Charles Hayward probably served some sort of carpentry apprenticeship before the 1914-1918 war, as at that time he joined the Royal Artillery. After the war, he joined ‘The Woodworker’ magazine (published by Evans Brothers), as an assistant to the editor.
When war erupted again in 1939, he was not a participant in it, but when war was declared the editor of ‘The Woodworker’ fled to a remote part of Scotland, never to be heard of again. Thus Hayward became editor of ‘The Woodworker’ and took the magazine from strength to strength.
Post-war, Hayward had assistant editors, but the magazine was created primarily around his own vision. All the ideas for projects in the magazine were his own. The pieces in the magazine were almost certainly made in his own workshop. In the Evans Brothers building he had a photographic studio with a workbench which he used when photographing constructional details. The finished projects were photographed using s small 2″ x 2″ plate camera.
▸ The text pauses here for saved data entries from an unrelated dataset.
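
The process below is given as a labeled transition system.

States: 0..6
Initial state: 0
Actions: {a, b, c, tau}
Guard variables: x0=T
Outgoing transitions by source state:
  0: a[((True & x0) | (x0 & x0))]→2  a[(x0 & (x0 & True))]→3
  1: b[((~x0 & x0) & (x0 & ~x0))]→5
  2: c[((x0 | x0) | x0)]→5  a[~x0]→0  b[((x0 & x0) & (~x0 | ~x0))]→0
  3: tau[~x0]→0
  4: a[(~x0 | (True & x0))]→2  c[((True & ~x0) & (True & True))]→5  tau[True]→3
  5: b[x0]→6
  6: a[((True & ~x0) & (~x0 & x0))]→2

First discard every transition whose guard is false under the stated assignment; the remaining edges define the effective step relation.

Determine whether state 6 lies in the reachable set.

Answer: REACHABLE

Trace:
After dropping false guards: 6 live edges.
Layer 0: {0}
Layer 1: {2,3}  cumulative {0,2,3}
Layer 2: {5}  cumulative {0,2,3,5}
Layer 3: {6}  cumulative {0,2,3,5,6}
R = {0,2,3,5,6}
witness 6: a·c·b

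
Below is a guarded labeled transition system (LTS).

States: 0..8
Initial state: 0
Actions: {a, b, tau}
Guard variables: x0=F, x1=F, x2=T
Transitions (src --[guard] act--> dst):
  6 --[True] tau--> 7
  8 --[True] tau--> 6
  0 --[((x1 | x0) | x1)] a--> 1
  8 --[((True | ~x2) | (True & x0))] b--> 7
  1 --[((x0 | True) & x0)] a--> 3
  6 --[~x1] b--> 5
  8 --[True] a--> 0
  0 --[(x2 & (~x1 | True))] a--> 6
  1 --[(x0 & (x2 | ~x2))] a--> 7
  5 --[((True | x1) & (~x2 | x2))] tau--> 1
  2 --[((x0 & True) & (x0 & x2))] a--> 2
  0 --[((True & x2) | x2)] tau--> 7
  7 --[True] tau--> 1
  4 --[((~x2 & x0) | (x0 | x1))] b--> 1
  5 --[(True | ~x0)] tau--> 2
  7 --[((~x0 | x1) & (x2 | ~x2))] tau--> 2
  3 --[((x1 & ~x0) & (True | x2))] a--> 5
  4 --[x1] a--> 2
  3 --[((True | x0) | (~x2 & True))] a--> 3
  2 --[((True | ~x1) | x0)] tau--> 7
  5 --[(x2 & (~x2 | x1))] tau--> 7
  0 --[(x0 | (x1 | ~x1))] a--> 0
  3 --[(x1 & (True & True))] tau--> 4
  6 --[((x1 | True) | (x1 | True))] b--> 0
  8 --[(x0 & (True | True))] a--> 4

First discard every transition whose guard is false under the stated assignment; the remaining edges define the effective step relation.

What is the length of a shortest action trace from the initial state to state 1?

Answer: 2

Analysis:
Breadth-first toward 1:
  depth 0: {0}
  depth 1: {6,7}
  depth 2: {1,2,5}
depth(1)=2, e.g. tau·tau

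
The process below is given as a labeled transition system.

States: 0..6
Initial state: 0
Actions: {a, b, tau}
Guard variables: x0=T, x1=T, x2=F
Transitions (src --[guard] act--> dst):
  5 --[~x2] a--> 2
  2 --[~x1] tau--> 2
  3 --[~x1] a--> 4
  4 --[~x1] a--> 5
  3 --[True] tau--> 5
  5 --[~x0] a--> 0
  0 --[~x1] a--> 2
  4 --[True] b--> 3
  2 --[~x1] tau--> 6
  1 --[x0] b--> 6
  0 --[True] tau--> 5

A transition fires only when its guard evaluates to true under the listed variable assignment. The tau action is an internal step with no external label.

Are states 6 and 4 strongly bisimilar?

Bisimulation quotient by refinement:
  round 0: {{0,1,2,3,4,5,6}}
  round 1: {{0,3},{1,4},{2,6},{5}}
  round 2: {{0,3},{1},{2,6},{4},{5}}
5 equivalence class(es) (converged in 3)
class of 6: {2,6}; class of 4: {4}

Answer: NOT BISIMILAR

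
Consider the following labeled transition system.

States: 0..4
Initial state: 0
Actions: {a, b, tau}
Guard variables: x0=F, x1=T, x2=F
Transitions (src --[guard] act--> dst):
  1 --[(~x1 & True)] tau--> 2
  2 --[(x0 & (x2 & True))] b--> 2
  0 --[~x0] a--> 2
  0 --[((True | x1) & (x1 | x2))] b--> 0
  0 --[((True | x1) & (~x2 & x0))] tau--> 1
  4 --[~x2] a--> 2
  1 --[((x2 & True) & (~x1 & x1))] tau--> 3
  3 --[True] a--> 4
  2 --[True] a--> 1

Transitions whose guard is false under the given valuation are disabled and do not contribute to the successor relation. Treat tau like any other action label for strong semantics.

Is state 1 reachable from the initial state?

5 transition(s) survive guard evaluation.
depth 0: {0}
depth 1: {2}  cumulative {0,2}
depth 2: {1}  cumulative {0,1,2}
R = {0,1,2}
witness 1: a·a

Answer: REACHABLE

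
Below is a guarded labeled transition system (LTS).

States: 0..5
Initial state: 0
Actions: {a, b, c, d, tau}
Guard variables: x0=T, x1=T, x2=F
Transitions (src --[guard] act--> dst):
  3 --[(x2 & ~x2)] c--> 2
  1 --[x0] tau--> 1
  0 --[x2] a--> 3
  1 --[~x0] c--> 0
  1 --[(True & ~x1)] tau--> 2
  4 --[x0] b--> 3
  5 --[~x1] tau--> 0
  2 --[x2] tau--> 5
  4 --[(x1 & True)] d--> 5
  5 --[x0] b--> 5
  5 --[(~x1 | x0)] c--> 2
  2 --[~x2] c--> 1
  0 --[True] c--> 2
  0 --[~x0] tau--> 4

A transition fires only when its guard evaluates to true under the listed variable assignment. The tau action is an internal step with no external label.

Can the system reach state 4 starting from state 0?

7 transition(s) survive guard evaluation.
L0 = {0}
L1 = {2}  total {0,2}
L2 = {1}  total {0,1,2}
Reach set: {0,1,2}

Answer: UNREACHABLE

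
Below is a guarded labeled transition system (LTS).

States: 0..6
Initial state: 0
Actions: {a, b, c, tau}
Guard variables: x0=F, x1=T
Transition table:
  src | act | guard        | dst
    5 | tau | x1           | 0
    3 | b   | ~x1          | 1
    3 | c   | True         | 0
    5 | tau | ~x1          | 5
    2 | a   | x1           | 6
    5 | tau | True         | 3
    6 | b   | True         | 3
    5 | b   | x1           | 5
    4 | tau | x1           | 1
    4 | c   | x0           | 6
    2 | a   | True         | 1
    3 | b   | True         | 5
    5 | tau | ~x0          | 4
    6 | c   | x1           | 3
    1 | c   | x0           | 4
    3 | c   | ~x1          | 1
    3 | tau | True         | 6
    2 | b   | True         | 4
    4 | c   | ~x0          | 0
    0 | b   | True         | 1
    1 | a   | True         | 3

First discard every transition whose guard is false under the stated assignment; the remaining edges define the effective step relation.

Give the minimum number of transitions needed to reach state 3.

Answer: 2

Analysis:
BFS to 3:
  Layer 0: {0}
  Layer 1: {1}
  Layer 2: {3}
3 enters at depth 2; path b·a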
In a small darkroom he developed the plates and made enlargements.
The drawings, both technical and illustrative, were also his own work. He then wrote the text. It is an extraordinary feat to produce a magazine in this way. He was virtually a one-man publisher.
As well as running the magazine almost single-handedly, he found time to write the textbooks I recently stumbled on. The books, I think, used visuals and text already shot for the magazine, and would have needed again to be edited for the book format, meaning a whole lot more work.
So far, I have found ‘Carpentry for Beginners’, Cabinet Making for Beginners’ and ‘Woodwork Joints’, all of which I think are superb.
In the series I’m collecting, I think I still have another nine or ten to find. I would recommend them highly, if you’re an amateur woodworker, like me.